Maybe it’s a couple missed days of exercise or meditation. Or too many early morning appointments where I don’t get enough sleep. Maybe it’s one too many meals with a little bit too much sodium.
Whatever the case, my quality of life usually doesn’t fall apart all at once. But one bad decision, one lapse in discipline, begets the next, until suddenly my health begins to breakdown uncontrollably.
And when the cascade begins, it’s hard to fight back against that kind of downward momentum.
Small changes for the better suddenly feel insignificant and meaningless.
Even when you give it everything you got, it can feel like you’re just going through the motions, that nothing is helping, and it’s all pointless anyways. It’s how I feel today, as I write this post.
When no single choice or action moves the needle very much, it can all seem so hopeless.

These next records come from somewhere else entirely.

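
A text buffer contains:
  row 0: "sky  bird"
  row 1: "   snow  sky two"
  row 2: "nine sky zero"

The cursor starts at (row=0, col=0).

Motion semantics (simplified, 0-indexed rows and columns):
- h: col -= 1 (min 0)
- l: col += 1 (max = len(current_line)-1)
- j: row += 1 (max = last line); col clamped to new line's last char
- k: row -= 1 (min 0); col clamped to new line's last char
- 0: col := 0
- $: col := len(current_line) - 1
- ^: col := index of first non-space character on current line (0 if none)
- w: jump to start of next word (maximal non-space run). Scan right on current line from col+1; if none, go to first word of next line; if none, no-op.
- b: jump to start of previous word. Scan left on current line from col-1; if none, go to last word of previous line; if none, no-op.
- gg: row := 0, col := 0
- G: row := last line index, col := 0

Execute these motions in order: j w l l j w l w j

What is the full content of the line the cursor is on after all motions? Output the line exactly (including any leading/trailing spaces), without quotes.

After 1 (j): row=1 col=0 char='_'
After 2 (w): row=1 col=3 char='s'
After 3 (l): row=1 col=4 char='n'
After 4 (l): row=1 col=5 char='o'
After 5 (j): row=2 col=5 char='s'
After 6 (w): row=2 col=9 char='z'
After 7 (l): row=2 col=10 char='e'
After 8 (w): row=2 col=10 char='e'
After 9 (j): row=2 col=10 char='e'

Answer: nine sky zero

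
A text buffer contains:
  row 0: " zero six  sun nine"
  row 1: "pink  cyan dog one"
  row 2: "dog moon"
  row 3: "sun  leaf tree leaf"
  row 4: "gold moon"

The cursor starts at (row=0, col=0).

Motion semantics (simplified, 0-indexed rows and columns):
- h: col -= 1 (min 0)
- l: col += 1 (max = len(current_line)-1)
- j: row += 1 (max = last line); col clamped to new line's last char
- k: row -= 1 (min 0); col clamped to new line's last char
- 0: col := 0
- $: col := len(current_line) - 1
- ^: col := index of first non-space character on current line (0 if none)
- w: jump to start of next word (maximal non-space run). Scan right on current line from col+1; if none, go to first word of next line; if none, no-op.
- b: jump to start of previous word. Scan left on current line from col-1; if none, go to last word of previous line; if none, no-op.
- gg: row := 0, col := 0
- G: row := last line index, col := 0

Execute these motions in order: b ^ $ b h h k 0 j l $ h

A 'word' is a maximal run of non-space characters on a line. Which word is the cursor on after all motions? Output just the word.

Answer: one

Derivation:
After 1 (b): row=0 col=0 char='_'
After 2 (^): row=0 col=1 char='z'
After 3 ($): row=0 col=18 char='e'
After 4 (b): row=0 col=15 char='n'
After 5 (h): row=0 col=14 char='_'
After 6 (h): row=0 col=13 char='n'
After 7 (k): row=0 col=13 char='n'
After 8 (0): row=0 col=0 char='_'
After 9 (j): row=1 col=0 char='p'
After 10 (l): row=1 col=1 char='i'
After 11 ($): row=1 col=17 char='e'
After 12 (h): row=1 col=16 char='n'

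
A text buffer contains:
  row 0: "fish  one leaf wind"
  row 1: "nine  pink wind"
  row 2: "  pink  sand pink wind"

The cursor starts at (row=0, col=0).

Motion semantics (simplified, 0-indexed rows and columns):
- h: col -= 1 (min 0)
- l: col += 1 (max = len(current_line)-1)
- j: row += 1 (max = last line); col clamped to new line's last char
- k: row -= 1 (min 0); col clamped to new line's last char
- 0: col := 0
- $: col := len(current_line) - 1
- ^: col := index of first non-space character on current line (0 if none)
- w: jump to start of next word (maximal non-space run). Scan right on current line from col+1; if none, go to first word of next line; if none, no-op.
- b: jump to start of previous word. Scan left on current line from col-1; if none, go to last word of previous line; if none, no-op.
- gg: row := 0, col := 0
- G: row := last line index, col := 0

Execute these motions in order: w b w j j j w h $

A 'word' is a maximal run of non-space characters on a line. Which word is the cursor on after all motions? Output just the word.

Answer: wind

Derivation:
After 1 (w): row=0 col=6 char='o'
After 2 (b): row=0 col=0 char='f'
After 3 (w): row=0 col=6 char='o'
After 4 (j): row=1 col=6 char='p'
After 5 (j): row=2 col=6 char='_'
After 6 (j): row=2 col=6 char='_'
After 7 (w): row=2 col=8 char='s'
After 8 (h): row=2 col=7 char='_'
After 9 ($): row=2 col=21 char='d'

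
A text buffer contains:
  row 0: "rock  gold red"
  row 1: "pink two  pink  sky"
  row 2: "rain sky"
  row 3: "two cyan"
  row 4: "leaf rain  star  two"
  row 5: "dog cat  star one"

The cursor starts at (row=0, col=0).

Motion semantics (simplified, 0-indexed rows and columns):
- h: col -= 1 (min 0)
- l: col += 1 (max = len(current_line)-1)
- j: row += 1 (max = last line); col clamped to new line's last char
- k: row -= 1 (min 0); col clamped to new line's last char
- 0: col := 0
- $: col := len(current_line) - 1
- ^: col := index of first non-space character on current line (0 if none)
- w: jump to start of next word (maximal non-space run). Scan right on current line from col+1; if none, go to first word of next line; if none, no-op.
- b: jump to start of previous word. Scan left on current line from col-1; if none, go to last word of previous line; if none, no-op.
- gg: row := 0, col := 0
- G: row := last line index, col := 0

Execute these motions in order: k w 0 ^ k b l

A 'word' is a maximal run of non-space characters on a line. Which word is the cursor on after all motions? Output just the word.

After 1 (k): row=0 col=0 char='r'
After 2 (w): row=0 col=6 char='g'
After 3 (0): row=0 col=0 char='r'
After 4 (^): row=0 col=0 char='r'
After 5 (k): row=0 col=0 char='r'
After 6 (b): row=0 col=0 char='r'
After 7 (l): row=0 col=1 char='o'

Answer: rock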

But more often than not, it’s these small, seemingly insignificant changes, that start to add up over time and become the foundation of wellness.
It’s a simple idea, but it’s not easy to work on yourself in this way.
In some ways, it feels like I’m starting over. But it’s a choice I’m making – not something that’s happening to me.
I’m getting back on track with my diet and working to remove triggers in a more disciplined manor. I’m exercising again, even though I’m fighting an uphill battle against fatigue. And I’m going to jumpstart my meditation practice, go to bed earlier to make sure I get extra sleep, and focus on reducing stress in as many other ways as I can.
It’s going to take time and a lot of work to start to feel better again, but that’s okay.
Because I’m still standing. I made it to the other side of the craziest year of my life, and there’s only one direction to go from here.